We are therefore not persuaded by the arguments of, for example, TripAdvisor that it should be allowed to continue to host allegedly defamatory comments unless and until the poor complainant takes their case to what it calls a suitably qualified body, also funded by the complainant—either the masters units at the High Court or the Information Commissioner—to obtain a ruling.
As those Members of the Committee who were here on Monday will recall, we favour a different approach to enable TripAdvisor to carry comments on the users of commercial services; corporations should not be able to take action unless they can show substantial financial damage. If that was the case, very few of the hotels, airlines, travel agencies or bus companies complained about on TripAdvisor’s website would be thinking of taking action. We see no reason why TripAdvisor should not have a complaints portal where complaints would need to demonstrate such loss before the website considered removing the posting. There are specifics about websites in general, in particular in making available older literature and the issue of libel tourism, but these are dealt with elsewhere in the Bill and need not detain us here.
I want to add a few words about whistleblowers, given that that is the excuse that people keep giving about why anonymity should be preserved. While whistleblowers can indeed make use of the anonymity of the web to reveal information, they are guaranteed protection only as employees or with some special relationship with those they are criticising.
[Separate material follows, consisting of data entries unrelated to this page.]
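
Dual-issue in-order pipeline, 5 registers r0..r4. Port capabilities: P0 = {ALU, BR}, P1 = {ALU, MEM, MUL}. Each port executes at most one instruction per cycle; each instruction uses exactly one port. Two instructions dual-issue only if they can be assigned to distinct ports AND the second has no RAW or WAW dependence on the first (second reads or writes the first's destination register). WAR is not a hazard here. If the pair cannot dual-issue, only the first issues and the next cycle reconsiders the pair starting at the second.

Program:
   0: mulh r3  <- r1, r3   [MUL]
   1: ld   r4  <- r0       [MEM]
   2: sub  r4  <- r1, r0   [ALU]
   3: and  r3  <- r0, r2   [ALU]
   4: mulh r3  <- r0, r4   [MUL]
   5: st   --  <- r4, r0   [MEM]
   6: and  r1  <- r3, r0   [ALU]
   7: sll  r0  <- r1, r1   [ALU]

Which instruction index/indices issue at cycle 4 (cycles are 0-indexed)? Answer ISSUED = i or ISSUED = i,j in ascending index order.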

If we seek to guarantee everyone’s anonymity because of the recognised needs of a few, then surely everyone will simply claim to be a whistleblower, even if they have never been within a thousand miles of the particular company or institution that they are criticising. Someone is going to have to check whether that person really is a whistleblower, and that can only be a website which seeks quite rightly in those cases to preserve the author’s identity. However, to do so and carry potentially defamatory material—remember that we are not talking about truthful statements here—then those websites are going to have to verify the author’s position, ensure that they really are a whistleblower and stand in their shoes against any action. That is just the same for any written allegation by a whistleblower, where the defamed person must surely still have access to the courts.
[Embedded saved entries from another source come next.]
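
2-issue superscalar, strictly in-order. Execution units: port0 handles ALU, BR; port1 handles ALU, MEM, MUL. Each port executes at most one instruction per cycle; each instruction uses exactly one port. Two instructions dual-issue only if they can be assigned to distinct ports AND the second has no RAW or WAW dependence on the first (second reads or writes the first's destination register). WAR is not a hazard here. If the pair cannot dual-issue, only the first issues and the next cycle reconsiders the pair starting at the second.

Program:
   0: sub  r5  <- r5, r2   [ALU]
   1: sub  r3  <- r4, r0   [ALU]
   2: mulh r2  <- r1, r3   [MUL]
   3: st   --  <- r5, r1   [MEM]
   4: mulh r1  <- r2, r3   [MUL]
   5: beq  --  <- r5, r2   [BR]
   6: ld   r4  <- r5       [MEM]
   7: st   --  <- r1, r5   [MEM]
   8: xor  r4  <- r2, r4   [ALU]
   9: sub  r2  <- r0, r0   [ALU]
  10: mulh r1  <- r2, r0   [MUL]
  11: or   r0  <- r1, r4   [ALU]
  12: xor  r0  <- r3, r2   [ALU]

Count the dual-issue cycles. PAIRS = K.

PAIRS = 3

t=0 i0,i1:sub.ALU sub.ALU ; 2-wide
t=1 i2:mulh.MUL ; no-port MUL/MEM
t=2 i3:st.MEM ; no-port MEM/MUL
t=3 i4,i5:mulh.MUL beq.BR ; 2-wide
t=4 i6:ld.MEM ; no-port MEM/MEM
t=5 i7,i8:st.MEM xor.ALU ; 2-wide
t=6 i9:sub.ALU ; RAW r2
t=7 i10:mulh.MUL ; RAW r1
t=8 i11:or.ALU ; WAW r0
t=9 i12:xor.ALU ; tail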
The Committee needs to consider whether websites should be protected in the same way as bookshops. In other words, they are protected until defamation has been proved in court, unless it is impossible for the claimant to identify and take action against the actual author. That appears to us to be the aim that we should seek to achieve.
As we speak, there is a debate going on elsewhere on Leveson that seeks to control, albeit for newspapers, the dissemination to the public of stories run in breach of privacy but which, nevertheless, are true stories. It is an objective that we share. In the mean time, it would seem a little bizarre if the Bill allowed untrue stories about individuals to have free harbour to bounce around the world on the net, simply because the communication was electronic rather than in old-fashioned print. Are not untrue statements which threaten family life, reputation and standing more worthy of control than accurate statements?
Therefore, our amendments would require the operator to set up an e-mail address to receive notices of complaints, and would require authors to release their identities. While the author and claimant could then sort out the issue, the operator would have to publish on the website a notice of the complaint alongside the relevant statement. Should the operator fail to do so within seven days, it would be entitled to rely only on the standard defences available to a primary publisher. I beg to move.